The Dead Tongues Combine Old-Time Influences With Modern Grit In 'Montana'

Mar 4, 2016

For Asheville musician Ryan Gustafson, The Dead Tongues is a "musical and writing practice." That can mean bringing a group of kindred souls with him to perform on stage, or channeling his folk-rock songs as a solo artist with a handful of stringed instruments. In his new album, Montana, Gustafson polishes The Dead Tongue's mosaic of folk influences.

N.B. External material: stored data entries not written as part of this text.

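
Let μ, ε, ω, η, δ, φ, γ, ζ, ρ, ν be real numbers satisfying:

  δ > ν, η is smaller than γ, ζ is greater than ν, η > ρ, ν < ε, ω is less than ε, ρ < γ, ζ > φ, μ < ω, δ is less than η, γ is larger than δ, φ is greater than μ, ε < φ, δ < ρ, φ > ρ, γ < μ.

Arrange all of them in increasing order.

Each adjacent pair is fixed by a given relation: ν < δ; δ < ρ; ρ < η; η < γ; γ < μ; μ < ω; ω < ε; ε < φ; φ < ζ. Chaining them end to end gives the full order.

ν < δ < ρ < η < γ < μ < ω < ε < φ < ζ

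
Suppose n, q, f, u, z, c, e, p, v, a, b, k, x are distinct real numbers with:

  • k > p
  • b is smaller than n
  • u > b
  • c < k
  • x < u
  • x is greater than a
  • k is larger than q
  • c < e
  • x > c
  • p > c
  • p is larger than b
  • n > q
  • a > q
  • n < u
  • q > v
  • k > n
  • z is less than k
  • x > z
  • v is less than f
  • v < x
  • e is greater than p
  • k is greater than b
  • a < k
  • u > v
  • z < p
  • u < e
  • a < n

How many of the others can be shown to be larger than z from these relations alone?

The elements the relations force above z are x, p, u, k, e — no chain reaches any other.
That is 5.

5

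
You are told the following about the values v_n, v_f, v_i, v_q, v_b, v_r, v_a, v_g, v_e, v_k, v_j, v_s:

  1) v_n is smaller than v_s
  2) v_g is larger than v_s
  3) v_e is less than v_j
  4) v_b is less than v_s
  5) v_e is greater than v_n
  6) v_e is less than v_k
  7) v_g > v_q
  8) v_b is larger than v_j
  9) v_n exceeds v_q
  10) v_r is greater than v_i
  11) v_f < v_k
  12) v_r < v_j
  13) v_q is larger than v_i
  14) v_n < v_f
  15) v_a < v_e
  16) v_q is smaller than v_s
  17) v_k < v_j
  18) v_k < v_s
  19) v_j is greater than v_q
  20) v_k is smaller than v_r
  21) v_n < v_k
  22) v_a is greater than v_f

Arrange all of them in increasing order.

v_i < v_q < v_n < v_f < v_a < v_e < v_k < v_r < v_j < v_b < v_s < v_g

Nothing is placed below v_i, so it is least; from there v_i < v_q; v_q < v_n; v_n < v_f; v_f < v_a; v_a < v_e; v_e < v_k; v_k < v_r; v_r < v_j; v_j < v_b; v_b < v_s; v_s < v_g, each given directly.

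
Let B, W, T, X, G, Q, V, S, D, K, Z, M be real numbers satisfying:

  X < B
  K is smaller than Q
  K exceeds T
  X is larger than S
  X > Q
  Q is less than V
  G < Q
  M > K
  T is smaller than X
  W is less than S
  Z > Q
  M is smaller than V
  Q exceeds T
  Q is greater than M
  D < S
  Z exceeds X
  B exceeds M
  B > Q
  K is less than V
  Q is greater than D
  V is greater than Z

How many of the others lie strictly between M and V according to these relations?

Chaining upward from M reaches: Q, X, B, Z.
Chaining downward from V reaches: D, T, K, G, W, S, Q, X, Z.
Strictly between M and V are those in both lists: Q, X, Z — 3 elements.

3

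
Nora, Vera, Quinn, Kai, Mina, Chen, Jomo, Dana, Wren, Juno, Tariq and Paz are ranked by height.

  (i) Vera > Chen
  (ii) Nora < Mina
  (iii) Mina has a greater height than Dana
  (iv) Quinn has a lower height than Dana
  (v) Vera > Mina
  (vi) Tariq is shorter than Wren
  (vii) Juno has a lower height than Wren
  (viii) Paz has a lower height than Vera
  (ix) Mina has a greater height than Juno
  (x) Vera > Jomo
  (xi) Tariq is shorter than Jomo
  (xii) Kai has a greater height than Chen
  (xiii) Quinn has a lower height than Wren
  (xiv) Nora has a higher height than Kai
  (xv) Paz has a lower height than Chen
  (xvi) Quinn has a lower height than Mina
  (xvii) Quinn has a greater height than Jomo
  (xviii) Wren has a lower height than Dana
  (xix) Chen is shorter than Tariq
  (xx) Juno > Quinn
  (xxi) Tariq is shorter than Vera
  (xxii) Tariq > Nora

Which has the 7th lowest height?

Quinn

Chaining the given pairs: Paz < Chen < Kai < Nora < Tariq < Jomo < Quinn < Juno < Wren < Dana < Mina < Vera.
The 7th smallest is Quinn.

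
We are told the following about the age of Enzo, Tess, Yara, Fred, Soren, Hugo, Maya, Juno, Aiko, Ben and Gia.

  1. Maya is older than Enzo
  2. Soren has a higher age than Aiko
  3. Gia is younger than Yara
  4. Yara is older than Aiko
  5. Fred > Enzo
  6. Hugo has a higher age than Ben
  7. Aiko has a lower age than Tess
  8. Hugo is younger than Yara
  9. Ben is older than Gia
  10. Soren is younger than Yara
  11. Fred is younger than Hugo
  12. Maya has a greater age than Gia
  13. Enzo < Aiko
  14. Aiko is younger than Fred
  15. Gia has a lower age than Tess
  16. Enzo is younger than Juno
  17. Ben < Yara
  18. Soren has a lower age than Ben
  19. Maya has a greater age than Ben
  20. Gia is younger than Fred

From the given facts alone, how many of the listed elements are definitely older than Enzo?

The elements the relations force above Enzo are Juno, Aiko, Fred, Soren, Ben, Hugo, Tess, Maya, Yara — no chain reaches any other.
That is 9.

9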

For years, Gustafson resided in Durham, but now calls Asheville home. He regularly returns to the Triangle to collaborate and perform with friends like Phil Cook and Mandolin Orange's Andrew Marlin and Emily Frantz, but said his new home has allowed him to explore his craft with more depth.

"I have a little more isolation out here. I don't know as many people so it's a little fresher so I can be more of a homebody because I don't have as much to do," Gustafson said.

Asheville is also a place for Gustafson to cultivate his admiration for nature. He said this is transferred in his songwriting, which can be heard in songs like "Graveyard Fields" about the Pisgah National Forest near Asheville and an area called Black Balsam Knob.

Here's the sylvan music video for the song "Stained Glass Eyes."

"Escaping for me usually means going out in the woods or getting to the beach," he said. "Most of my cynicism in songs will be taken from our culture, but most of when I see something that's beautiful or pure that will be taken from nature."

The Dead Tongues perform an album release show at Cat's Cradle in Carrboro Friday, March 4 at 9:00 p.m.